Der überraschende Twist: Das ist nicht die Erde der Zukunft, sondern die Erde der Gegenwart, in der du lebst. Das ist literarisch verdichtet. Wenn UFOs unsere gesamte Physik als falsch dastehen lassen – wie real ist dann noch unser altes Weltbild? Auf offene Fragen gibt es keine Antwort. Aber man kann eine Erklärung wagen.
7 Abschlussgedanke
Zusammenfassung: UFOs als Freakthema hatten die positive Eigenschaft, über die Grenzen des Erkennbaren, zwischen Fakten und Fiktionen, zu unterscheiden. Das unterstützt kreatives Denken, bringt neue Aspekte ins Leben.
Aber: UFOs als Mainstreamthema sind schrecklich wie COVID-19 oder das Töten in Gaza. Warum? Weil es langsam zu einem Gesprächsthema genau der Menschen wird, die auch da mitgegangen sind. Das Bewusstsein ist entsprechend geformt. Da kann nichts anderes kommen, als was zu den anderen Themen verinnerlicht wurde: Autoritätsglauben, Apokalypse aus gängigen Filmen. Immer etwas, was schon einmal durchgedacht worden ist. Kein kreatives Denken, keine neuen Aspekte. Endloses Replay der Medieninhalte. Doomscrollen als Zeitgeist einer durch Smartphones geschädigten Menschheit. Gehirne, süchtig nach Kicks und dramatischen Darstellungen. Der Circus Maximus der Moderne.

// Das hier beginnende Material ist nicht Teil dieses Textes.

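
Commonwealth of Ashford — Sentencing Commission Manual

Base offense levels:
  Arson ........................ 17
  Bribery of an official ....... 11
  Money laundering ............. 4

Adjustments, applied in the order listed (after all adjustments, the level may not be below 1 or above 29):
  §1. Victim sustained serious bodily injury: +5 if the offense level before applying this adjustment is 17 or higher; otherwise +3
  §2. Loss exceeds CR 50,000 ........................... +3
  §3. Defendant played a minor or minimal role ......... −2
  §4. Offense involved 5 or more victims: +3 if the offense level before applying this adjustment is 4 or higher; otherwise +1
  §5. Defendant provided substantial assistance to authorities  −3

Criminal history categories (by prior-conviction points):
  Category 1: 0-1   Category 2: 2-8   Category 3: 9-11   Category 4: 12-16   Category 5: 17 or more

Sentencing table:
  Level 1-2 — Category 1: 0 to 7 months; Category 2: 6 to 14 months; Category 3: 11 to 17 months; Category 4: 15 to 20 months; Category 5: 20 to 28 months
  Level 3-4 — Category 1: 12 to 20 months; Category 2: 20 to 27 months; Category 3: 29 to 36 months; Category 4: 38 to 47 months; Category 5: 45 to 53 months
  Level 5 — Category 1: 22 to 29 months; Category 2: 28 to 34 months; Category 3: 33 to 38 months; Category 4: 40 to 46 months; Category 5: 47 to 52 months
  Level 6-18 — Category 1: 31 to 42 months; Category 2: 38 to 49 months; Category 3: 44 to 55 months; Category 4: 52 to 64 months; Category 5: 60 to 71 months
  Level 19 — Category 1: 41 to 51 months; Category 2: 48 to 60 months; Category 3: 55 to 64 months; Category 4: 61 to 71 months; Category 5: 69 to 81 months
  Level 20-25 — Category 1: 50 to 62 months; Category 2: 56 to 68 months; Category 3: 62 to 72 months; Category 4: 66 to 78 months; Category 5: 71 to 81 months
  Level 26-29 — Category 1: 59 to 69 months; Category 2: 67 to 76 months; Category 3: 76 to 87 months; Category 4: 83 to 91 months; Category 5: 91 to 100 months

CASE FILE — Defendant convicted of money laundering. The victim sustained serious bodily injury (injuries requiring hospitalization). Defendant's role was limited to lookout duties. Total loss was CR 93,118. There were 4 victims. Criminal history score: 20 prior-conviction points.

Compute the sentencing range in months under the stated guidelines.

60-71 months

Base offense level for money laundering: 4.
§1 applies (level before this adjustment is 4 < 17, so +3): 4 + 3 = 7.
§2 applies: 7 + 3 = 10.
§3 applies: 10 − 2 = 8.
§5 does not apply.
Final offense level: 8.
Criminal history: 20 prior points → Category 5 (17+).
Level 8 falls in the 6-18 band.
Grid: Level 6-18 × Category 5 = 60-71 months.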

Die Idee von intelligentem Plasma kann vieles – fast alles – erklären. Aber ist das nicht zu einfach? Gewiss, denn eines müsste bei dieser Theorie nachweisbar sein: starke Schwankungen im elektromagnetischen Feld während High-Strangeness-Momenten. Meines Wissens wurde das nicht gemessen.
Diese Phänomene sind durch den Mangel an Reproduzierbarkeit definiert. Sie lassen sich nicht reproduzieren und passen in kein Labor. Das ist High Strangeness: Du hast nicht einfach einen High-Strangeness-Moment und kannst ihn dann wiederholen. Unmöglich. Das mit einem EMF-Messgerät festzuhalten, wird die Schwierigkeit sein.
Überhaupt ist "intelligentes Plasma" ein Randthema. Obwohl es sich medial ähnlich ausschlachten ließe wie "kleine, grüne Männchen", hat es als Motiv die persönliche Befreiung des Menschen in sich. UFOs und kleine grüne Männchen lassen den Menschen hilflos fühlen. Denke an das Entführungsphänomen. Das macht paranoid, und man schreit nach Schutz. Bilder kollektiver Hilflosigkeit – Schlüsselmotiv der Medien. Und was braucht man dann? Genau: den starken Führer, der einen vor seinen eigenen irrationalen Ängsten schützt oder befreit. Darum geht es.
Die These des intelligenten Plasmas kann als neue Perspektive hilfreich sein. Sie ist nicht naturwissenschaftlich akzeptiert. Das muss sie auch nicht, weil im Bereich der High Strangeness gar nichts naturwissenschaftlich akzeptiert ist.
Man kann sich – mit den Worten der Kritiker – viel zurecht phantasieren. Mich erinnert die Idee an die Äthertheorie. Vor 100 Jahren glaubten viele Wissenschaftler, zwischen den Planeten und Sternen befinde sich ein feinstofflicher Äther. Als man entdeckte, dass es im All Vakuum ist, sprach keiner mehr davon. Plasma war damals nicht entdeckt. Heute schätzt man, dass 90% der Masse im Universum Plasma ist. Ein Grund, diese alte Idee wieder zu diskutieren.